Le déclin de la vapeur ne concerne pas seulement les “roulants”. Il s’accompagne également de la diminution, et dans certains cas, de la requalification de l’activité des ateliers et des dépôts ferroviaires. Permettant de garer les matériels, ces derniers s’imposent comme des structures architecturales complexes. Rotondes, ponts tournants, fosses, magasins de combustibles, eau, sable sont autant d’éléments qui composent ces bâtiments hérités des premières compagnies. C’est le cas du dépôt de Châtenoy-le-Royal près de Chalon-sur-Saône qui, dans les années 50, se voit confier une nouvelle fonction : celle de conserver les matériels roulants historiques qui rejoindront le musée vingt ans plus tard.

Michel Lamarche, Locomotive Pacific Chapelon Nord au dépôt de La Chapelle vers 1936
Michel Lamarche, Locomotive Pacific Chapelon Nord au dépôt de La Chapelle vers 1936, 1936, huile sur papier, 64 cm x 90 cm, Collection Cité du Train

Genèse d’un
inventaire

C’est en 1961 que Michel Doerr (1919-1995), communique une “liste du matériel rassemblé au dépôt de Chalon-sur-Saône en vue de la création d’un musée des chemins de fer”. Soixante ans après sa rédaction, ce document décrivant les matériels préservés au titre du patrimoine par la Direction du Matériel de la SNCF, s’impose comme un véritable objet patrimonial. Posant les bases du futur musée, il témoigne également de l’engagement d’un homme expert ferroviaire et artiste singulier qui, selon l’écrivain et journaliste Jean des Cars, a réussi à constituer “l’une des plus belles collections au monde”. C’est afin de valoriser cette dernière que dès 1964, celui que l’on surnomme parfois “l’ami Doerr”, prend l’initiative de contacter André Malraux, alors ministre de la Culture. La manière de présenter sa démarche comme “insolite” n’est pas anodine. Le tout jeune ministère de la rue de Valois, créé cinq ans plus tôt en 1959, choisit en effet à cette époque d’orienter ses efforts vers les musées artistiques. Le Ministère des Transports s’imposera dès lors comme le premier partenaire étatique.

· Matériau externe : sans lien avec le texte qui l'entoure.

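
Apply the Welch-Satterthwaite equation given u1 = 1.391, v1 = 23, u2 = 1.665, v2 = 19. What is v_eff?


uc = sqrt(u1^2 + u2^2) = sqrt(1.391^2 + 1.665^2) = 2.1695866
v_eff = uc^4 / (u1^4/v1 + u2^4/v2)
= 2.1695866^4 / (1.391^4/23 + 1.665^4/19)
= 22.156847 / 0.56725823
v_eff = 39.0595

39.0595


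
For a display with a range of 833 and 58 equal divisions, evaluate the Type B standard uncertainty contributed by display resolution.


resolution = range / divisions
resolution = 833 / 58 = 14.362069
u_res = resolution / (2*sqrt(3))
u_res = 14.362069 / 3.4641016
u_res = 4.1460

4.1460


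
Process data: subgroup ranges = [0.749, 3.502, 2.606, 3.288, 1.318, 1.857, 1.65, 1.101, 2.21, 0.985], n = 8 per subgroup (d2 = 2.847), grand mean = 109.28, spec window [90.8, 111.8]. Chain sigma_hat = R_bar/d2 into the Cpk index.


R_bar = (0.749 + 3.502 + 2.606 + 3.288 + 1.318 + 1.857 + 1.65 + 1.101 + 2.21 + 0.985) / 10 = 1.9266
sigma = R_bar / d2 = 1.9266 / 2.847 = 0.67671233
Cp = (USL - LSL)/(6*sigma) = (111.8 - 90.8)/(6*0.67671233) = 5.1721
Cpu = (111.8 - 109.28)/(3*0.67671233) = 1.2413
Cpl = (109.28 - 90.8)/(3*0.67671233) = 9.1028
Cpk = min(Cpu, Cpl) = 1.2413

1.2413


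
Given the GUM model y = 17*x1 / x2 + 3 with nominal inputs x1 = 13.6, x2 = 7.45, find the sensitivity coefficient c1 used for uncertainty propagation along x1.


y = 17*x1 / x2 + 3
dy/dx1 = 17/x2
Evaluate at x2 = 7.45: c1 = 17 / 7.45
c1 = 2.2819

2.2819


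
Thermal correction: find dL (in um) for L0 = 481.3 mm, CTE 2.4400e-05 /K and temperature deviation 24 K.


dL = L * alpha * dT
= 481.3 * 2.4400e-05 * 24
= 0.2818493 mm
dL_um = 0.2818493 * 1000 = 281.8493 um

281.8493


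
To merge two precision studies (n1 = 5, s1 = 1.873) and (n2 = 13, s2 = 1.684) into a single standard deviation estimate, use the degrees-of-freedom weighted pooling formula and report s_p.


s_p = sqrt(((n1-1)*s1^2 + (n2-1)*s2^2) / (n1+n2-2))
numerator = (5-1)*1.873^2 + (13-1)*1.684^2 = 14.032516 + 34.030272 = 48.062788
denominator = 5 + 13 - 2 = 16
s_p^2 = 48.062788 / 16 = 3.0039242
s_p = sqrt(3.0039242) = 1.7332

1.7332


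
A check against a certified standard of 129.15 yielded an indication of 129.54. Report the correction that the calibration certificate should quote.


Correction = standard - reading
= 129.15 - 129.54
= -0.3900

-0.3900


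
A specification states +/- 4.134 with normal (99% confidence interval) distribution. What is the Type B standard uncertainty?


u_B = half_width / 2.576
u_B = 4.134 / 2.576
u_B = 1.6048

1.6048


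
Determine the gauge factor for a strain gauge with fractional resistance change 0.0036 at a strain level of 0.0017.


GF = (dR/R) / epsilon
= 0.0036 / 0.0017
= 2.1176

2.1176


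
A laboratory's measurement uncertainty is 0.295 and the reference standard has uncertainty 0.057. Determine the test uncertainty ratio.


TUR = u_lab / u_ref
= 0.295 / 0.057
= 5.1754

5.1754


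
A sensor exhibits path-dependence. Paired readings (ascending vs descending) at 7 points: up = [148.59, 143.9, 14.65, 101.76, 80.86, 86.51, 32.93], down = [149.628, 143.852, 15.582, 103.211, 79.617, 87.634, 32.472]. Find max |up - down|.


|148.59 - 149.628| = 1.0380
|143.9 - 143.852| = 0.0480
|14.65 - 15.582| = 0.9320
|101.76 - 103.211| = 1.4510
|80.86 - 79.617| = 1.2430
|86.51 - 87.634| = 1.1240
|32.93 - 32.472| = 0.4580
hysteresis = max(diffs) = 1.4510

1.4510


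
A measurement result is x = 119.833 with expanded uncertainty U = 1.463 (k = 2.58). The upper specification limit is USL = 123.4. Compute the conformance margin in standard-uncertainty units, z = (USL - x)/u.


u = U / k = 1.463 / 2.58 = 0.56705426
margin = |USL - x| = |123.4 - 119.833| = 3.567
z = margin / u = 3.567 / 0.56705426
z = 6.2904

6.2904


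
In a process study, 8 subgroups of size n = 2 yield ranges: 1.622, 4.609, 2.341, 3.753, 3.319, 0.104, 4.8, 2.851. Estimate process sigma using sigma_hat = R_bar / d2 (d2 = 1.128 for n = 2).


R_bar = (1.622 + 4.609 + 2.341 + 3.753 + 3.319 + 0.104 + 4.8 + 2.851) / 8
R_bar = 23.399 / 8 = 2.924875
sigma_hat = R_bar / d2 = 2.924875 / 1.128 = 2.5930

2.5930


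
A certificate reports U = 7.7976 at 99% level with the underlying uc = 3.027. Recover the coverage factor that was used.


k = U / uc
k = 7.7976 / 3.027
k = 2.576

2.576


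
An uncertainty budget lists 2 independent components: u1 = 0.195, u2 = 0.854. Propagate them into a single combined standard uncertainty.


uc = sqrt(0.195^2 + 0.854^2)
uc = sqrt(0.767341)
uc = 0.8760

0.8760


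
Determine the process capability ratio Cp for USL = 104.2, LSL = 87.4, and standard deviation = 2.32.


Cp = (USL - LSL) / (6 * sigma)
= (104.2 - 87.4) / (6 * 2.32)
= 16.8000 / 13.9200
= 1.2069

1.2069


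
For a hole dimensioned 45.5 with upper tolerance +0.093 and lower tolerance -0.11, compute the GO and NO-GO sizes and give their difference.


GO = nominal - lower_tol (smallest hole = maximum material condition)
GO = 45.5 - 0.11 = 45.39
NO-GO = nominal + upper_tol (largest hole = least material condition)
NO-GO = 45.5 + 0.093 = 45.593
spread = NO-GO - GO = 45.593 - 45.39 = 0.2030

0.2030


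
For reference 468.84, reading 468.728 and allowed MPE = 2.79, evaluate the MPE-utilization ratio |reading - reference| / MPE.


e = indication - reference = 468.728 - 468.84 = -0.1120
|e| = 0.1120
ratio = |e| / MPE = 0.1120 / 2.79
ratio = 0.0401

0.0401


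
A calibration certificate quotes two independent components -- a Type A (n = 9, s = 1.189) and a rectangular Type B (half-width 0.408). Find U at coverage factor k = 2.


u_A = s / sqrt(n) = 1.189 / sqrt(9) = 0.39633333
u_B = half_width / sqrt(3) = 0.408 / sqrt(3) = 0.23555891
uc = sqrt(u_A^2 + u_B^2) = sqrt(0.39633333^2 + 0.23555891^2) = 0.46105109
U = k * uc = 2 * 0.46105109
U = 0.9221

0.9221


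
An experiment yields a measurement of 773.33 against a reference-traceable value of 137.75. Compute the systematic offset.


Systematic error = measured - true
= 773.33 - 137.75
= 635.5800

635.5800


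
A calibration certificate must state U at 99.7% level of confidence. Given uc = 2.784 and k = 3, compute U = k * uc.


U = k * uc
U = 3 * 2.784
U = 8.3520

8.3520


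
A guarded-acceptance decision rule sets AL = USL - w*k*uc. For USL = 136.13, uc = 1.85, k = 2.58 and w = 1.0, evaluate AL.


U = k * uc = 2.58 * 1.85 = 4.773
guard band g = w * U = 1.0 * 4.773 = 4.773
AL = USL - g = 136.13 - 4.773
AL = 131.3570

131.3570


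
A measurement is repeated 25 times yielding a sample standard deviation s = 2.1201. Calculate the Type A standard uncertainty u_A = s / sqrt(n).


u_A = s / sqrt(n)
u_A = 2.1201 / sqrt(25)
u_A = 2.1201 / 5
u_A = 0.4240

0.4240


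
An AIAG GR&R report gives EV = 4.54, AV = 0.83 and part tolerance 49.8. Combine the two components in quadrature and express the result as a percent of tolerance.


GRR = sqrt(EV^2 + AV^2) = sqrt(4.54^2 + 0.83^2) = 4.6152465
%GRR = GRR / tol * 100 = 4.6152465 / 49.8 * 100
%GRR = 9.2676

9.2676


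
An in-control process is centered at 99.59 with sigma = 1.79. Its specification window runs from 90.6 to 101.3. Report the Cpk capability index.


Cpu = (USL - mean) / (3*sigma) = (101.3 - 99.59) / (3*1.79) = 0.3184
Cpl = (mean - LSL) / (3*sigma) = (99.59 - 90.6) / (3*1.79) = 1.6741
Cpk = min(Cpu, Cpl) = 0.3184

0.3184


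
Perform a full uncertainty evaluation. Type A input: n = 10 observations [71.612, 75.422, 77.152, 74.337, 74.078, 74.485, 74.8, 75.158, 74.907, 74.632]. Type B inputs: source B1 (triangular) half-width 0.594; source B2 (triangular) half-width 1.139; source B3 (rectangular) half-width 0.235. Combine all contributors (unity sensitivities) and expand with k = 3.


mean = (71.612 + 75.422 + 77.152 + 74.337 + 74.078 + 74.485 + 74.8 + 75.158 + 74.907 + 74.632) / 10 = 74.6583
s = sqrt(sum((x - mean)^2)/(n-1)) = 1.3696739
u_A = s / sqrt(n) = 1.3696739 / sqrt(10) = 0.43312892
u_B1 = 0.594 / sqrt(6) = 0.24249948
u_B2 = 1.139 / sqrt(6) = 0.4649948
u_B3 = 0.235 / sqrt(3) = 0.13567731
uc = sqrt(0.43312892^2 + 0.24249948^2 + 0.4649948^2 + 0.13567731^2) = 0.69356698
U = k * uc = 3 * 0.69356698
U = 2.0807

2.0807


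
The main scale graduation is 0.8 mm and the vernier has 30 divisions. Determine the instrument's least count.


LC = MSD / n_div
= 0.8 / 30
= 0.0267

0.0267


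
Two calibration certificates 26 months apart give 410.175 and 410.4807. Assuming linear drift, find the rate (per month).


rate = (v2 - v1) / months
= (410.4807 - 410.175) / 26
= 0.3057 / 26
= 0.0118

0.0118


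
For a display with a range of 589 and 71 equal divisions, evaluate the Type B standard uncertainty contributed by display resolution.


resolution = range / divisions
resolution = 589 / 71 = 8.2957746
u_res = resolution / (2*sqrt(3))
u_res = 8.2957746 / 3.4641016
u_res = 2.3948

2.3948


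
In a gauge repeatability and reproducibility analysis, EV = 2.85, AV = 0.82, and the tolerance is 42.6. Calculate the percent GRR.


GRR = sqrt(EV^2 + AV^2) = sqrt(2.85^2 + 0.82^2) = 2.9656197
%GRR = GRR / tol * 100 = 2.9656197 / 42.6 * 100
%GRR = 6.9615

6.9615


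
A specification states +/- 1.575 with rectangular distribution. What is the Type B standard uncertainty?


u_B = half_width / sqrt(3)
u_B = 1.575 / 1.7320508
u_B = 0.9093

0.9093


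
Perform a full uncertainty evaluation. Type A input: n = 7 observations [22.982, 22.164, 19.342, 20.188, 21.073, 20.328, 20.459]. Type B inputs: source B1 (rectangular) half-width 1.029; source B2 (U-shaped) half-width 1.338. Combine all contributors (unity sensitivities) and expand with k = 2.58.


mean = (22.982 + 22.164 + 19.342 + 20.188 + 21.073 + 20.328 + 20.459) / 7 = 20.93371429
s = sqrt(sum((x - mean)^2)/(n-1)) = 1.2523555
u_A = s / sqrt(n) = 1.2523555 / sqrt(7) = 0.47334589
u_B1 = 1.029 / sqrt(3) = 0.59409343
u_B2 = 1.338 / sqrt(2) = 0.94610887
uc = sqrt(0.47334589^2 + 0.59409343^2 + 0.94610887^2) = 1.2133117
U = k * uc = 2.58 * 1.2133117
U = 3.1303

3.1303


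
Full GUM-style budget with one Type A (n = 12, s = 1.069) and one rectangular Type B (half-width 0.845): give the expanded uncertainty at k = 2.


u_A = s / sqrt(n) = 1.069 / sqrt(12) = 0.30859372
u_B = half_width / sqrt(3) = 0.845 / sqrt(3) = 0.48786098
uc = sqrt(u_A^2 + u_B^2) = sqrt(0.30859372^2 + 0.48786098^2) = 0.57726807
U = k * uc = 2 * 0.57726807
U = 1.1545

1.1545


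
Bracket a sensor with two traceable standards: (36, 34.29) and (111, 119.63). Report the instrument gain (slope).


slope = (y2 - y1) / (x2 - x1)
= (119.63 - 34.29) / (111 - 36)
= 85.3400 / 75
= 1.1379

1.1379


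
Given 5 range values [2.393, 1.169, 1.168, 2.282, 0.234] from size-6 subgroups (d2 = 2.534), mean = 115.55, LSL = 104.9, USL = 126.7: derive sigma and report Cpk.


R_bar = (2.393 + 1.169 + 1.168 + 2.282 + 0.234) / 5 = 1.4492
sigma = R_bar / d2 = 1.4492 / 2.534 = 0.57190213
Cp = (USL - LSL)/(6*sigma) = (126.7 - 104.9)/(6*0.57190213) = 6.3531
Cpu = (126.7 - 115.55)/(3*0.57190213) = 6.4988
Cpl = (115.55 - 104.9)/(3*0.57190213) = 6.2074
Cpk = min(Cpu, Cpl) = 6.2074

6.2074


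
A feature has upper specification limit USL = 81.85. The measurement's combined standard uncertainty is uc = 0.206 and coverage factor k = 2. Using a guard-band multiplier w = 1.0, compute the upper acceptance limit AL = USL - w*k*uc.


U = k * uc = 2 * 0.206 = 0.412
guard band g = w * U = 1.0 * 0.412 = 0.412
AL = USL - g = 81.85 - 0.412
AL = 81.4380

81.4380


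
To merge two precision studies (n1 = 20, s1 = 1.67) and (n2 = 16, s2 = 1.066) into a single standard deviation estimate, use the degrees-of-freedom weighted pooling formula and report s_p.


s_p = sqrt(((n1-1)*s1^2 + (n2-1)*s2^2) / (n1+n2-2))
numerator = (20-1)*1.67^2 + (16-1)*1.066^2 = 52.9891 + 17.04534 = 70.03444
denominator = 20 + 16 - 2 = 34
s_p^2 = 70.03444 / 34 = 2.0598365
s_p = sqrt(2.0598365) = 1.4352

1.4352


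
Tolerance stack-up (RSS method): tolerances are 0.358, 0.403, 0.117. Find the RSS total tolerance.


RSS = sqrt(0.358^2 + 0.403^2 + 0.117^2)
= sqrt(0.304262)
= 0.5516

0.5516


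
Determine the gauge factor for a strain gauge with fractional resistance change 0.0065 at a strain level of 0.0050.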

Châtenoy-le-national, près Chalon-sur-Saône -Les rotondes, s.d., carte postale, Collection Cité du Train
Châtenoy-le-national, près Chalon-sur-Saône -Les rotondes, s.d., carte postale, Collection Cité du Train

Chemins de fer d’hier… Pour un Musée ferroviaire français

“Les musées de peinture n’ont jamais signifié la mort de la peinture, pas plus que ceux consacrés à la porcelaine et à toute autre manifestation du génie de l’homme; leur rôle essentiel est de montrer aux générations qui les visitent ce qu’elles doivent à celles qui les ont précédées. Il n’en ira pas autrement d’un Musée des Chemins de Fer, qui prouvera par des faits tangibles comment s’allient la continuité des principes et des réalisations dans l’évolution d’un chemin de fer toujours plus efficace, aux mutations presque périodiques, qu’apportent les progrès d’une technique en perpétuel renouvellement.”

Daniel Caire
rédacteur en chef de l’AFAC, 1965

1965 marque un tournant dans le projet de création d’un musée français dédié au chemin de fer. C’est en effet cette année que l’AFAC publie un catalogue composé de “notices historiques sur le matériel rassemblé en vue de la création d’un Musée des Chemins de Fer”. Rédigé par Michel Doerr, ce texte valorise les 37 locomotives, voitures et wagons alors préservés à Chalon-sur-Saône. Dans son avant-propos, Daniel Caire, rédacteur en chef de l’AFAC, pose les jalons d’une pensée indéfectible : le patrimoine ferroviaire, à la fois humain, artistique et technique, est en perpétuel mutation. Dans ce cadre, comment conserver, exposer et valoriser une collection en mouvement ?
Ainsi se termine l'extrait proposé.